De man heeft geen omgang met [minderjarige 1] en [minderjarige 2] . Dit betekent dat de man geen recht heeft op zorgkorting. De man zal dus € 255,- per kind per maand aan de vrouw moeten betalen als bijdrage in de kosten van verzorging en opvoeding van [minderjarige 1] en [minderjarige 2] .
Uitvoerbaar bij voorraad
3.27.
De rechtbank verklaart de beslissing ‘uitvoerbaar bij voorraad’, zoals is verzocht.
Dat betekent dat de beslissing moet worden gevolgd, ook als één van de ouders hoger beroep instelt tegen deze beslissing. De beslissing van de rechtbank geldt in dat geval totdat het gerechtshof een andere beslissing neemt.
De proceskosten
3.28.
De rechtbank is van oordeel dat er geen sprake is van een nodeloze of kansloze procedure waardoor de man veroordeeld dient te worden in de proceskosten. Er is namelijk een wijziging van omstandigheden geweest waardoor de hoogte van de kinderalimentatie zal wijzigen. De rechtbank beslist daarom dat de ouders allebei hun eigen proceskosten moeten betalen, omdat zij elkaars ex-partners zijn.

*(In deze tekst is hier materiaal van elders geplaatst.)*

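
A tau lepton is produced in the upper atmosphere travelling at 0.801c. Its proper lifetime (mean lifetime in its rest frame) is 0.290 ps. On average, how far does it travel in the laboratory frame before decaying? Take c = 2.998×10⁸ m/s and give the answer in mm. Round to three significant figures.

0.116 mm

β² = 0.641601, so γ = 1/√0.358399 = 1.6704.
Lab-frame lifetime: Δt = γτ = 1.6704 × 0.290 ps = 0.48442 ps.
Distance: d = vΔt = 0.801 × 2.998×10⁸ m/s × 4.8442×10^-13 s = 1.16×10^-4 m = 0.116 mm.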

Hierna volgt de beslissing. De rechtbank gebruikt daar de begrippen uit de wet.

4.De beslissing

De rechtbank:
4.1.
wijzigt de door de man aan de vrouw te betalen kinderalimentatie, zoals die was vastgelegd in de beschikking van de rechtbank Den Haag van 30 november 2021, welke door het gerechtshof Den Haag is bekrachtigd bij beschikking van 29 november 2023, en bepaalt dat deze kinderalimentatie vanaf 1 januari 2024 € 255,- per kind per maand bedraagt;
4.2.
verklaart deze beslissing tot zover uitvoerbaar bij voorraad;
4.3.
wijst de verzoeken van partijen voor het overige af.

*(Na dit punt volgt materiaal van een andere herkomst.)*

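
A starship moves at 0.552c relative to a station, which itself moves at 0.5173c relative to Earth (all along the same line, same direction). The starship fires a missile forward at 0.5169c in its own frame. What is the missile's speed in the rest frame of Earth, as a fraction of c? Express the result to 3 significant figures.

0.943c

Compose velocities in two stages. Stage 1 (into S'): u₁ = (0.5169+0.552)/(1+0.5169×0.552) = 0.83162.
Stage 2 (into S): u = (0.83162+0.5173)/(1+0.83162×0.5173) = 0.94317, so the speed is 0.943c.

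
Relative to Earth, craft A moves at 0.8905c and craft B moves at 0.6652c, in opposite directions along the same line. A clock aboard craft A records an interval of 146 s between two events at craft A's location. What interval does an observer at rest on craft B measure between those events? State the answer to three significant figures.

684 s

Speed of craft A in craft B's frame: u = (v_A + v_B)/(1 + v_A v_B/c²) = (0.8905 + 0.6652)/(1 + 0.8905×0.6652) = 1.5557/1.5923606 = 0.97698; |u| = 0.97698c.
At |u| = 0.97698c, γ = (1 − 0.95449)^(−1/2) = 4.6876.
The clock on craft A records proper time, so craft B measures Δt = γΔτ = 4.6876 × 146 = 684 s.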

Dit is de beslissing van de rechtbank, genomen door mr. M.A.A.T. Engbers, rechter, in samenwerking met mr. J.C.M. Joosten, griffier. De beslissing is in het openbaar uitgesproken op 12 juli 2024.

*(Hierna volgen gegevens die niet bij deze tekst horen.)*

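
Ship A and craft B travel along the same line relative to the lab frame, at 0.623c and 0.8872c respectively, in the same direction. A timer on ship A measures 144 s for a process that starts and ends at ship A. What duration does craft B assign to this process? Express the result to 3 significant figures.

The velocity of ship A relative to craft B is (0.623 − 0.8872)c / (1 − 0.623×0.8872) = −0.59069c; relative speed 0.59069c.
At |u| = 0.59069c, γ = (1 − 0.348915)^(−1/2) = 1.2393.
The clock on ship A records proper time, so craft B measures Δt = γΔτ = 1.2393 × 144 = 178 s.

178 s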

Tegen deze beschikking kan - voor zover er definitief is beslist - door tussenkomst van een advocaat hoger beroep worden ingesteld bij het gerechtshof Arnhem-Leeuwarden. De verzoekende partij en verschenen belanghebbenden dienen het hoger beroep binnen de termijn van drie maanden na de dag van de uitspraak in te stellen. Andere belanghebbenden dienen het beroep in te stellen binnen drie maanden na de betekening van deze beschikking of nadat deze hun op andere wijze bekend is geworden.
Bijlage ***: ***

Voetnoten

1.Artikel 223 Wetboek van Burgerlijke Rechtsvordering.
2.Artikel 1:401 lid 4 van het Burgerlijk Wetboek
3.Artikel 1:401 lid 1 van het Burgerlijk Wetboek.
4.Artikel 1:402 van het Burgerlijk Wetboek.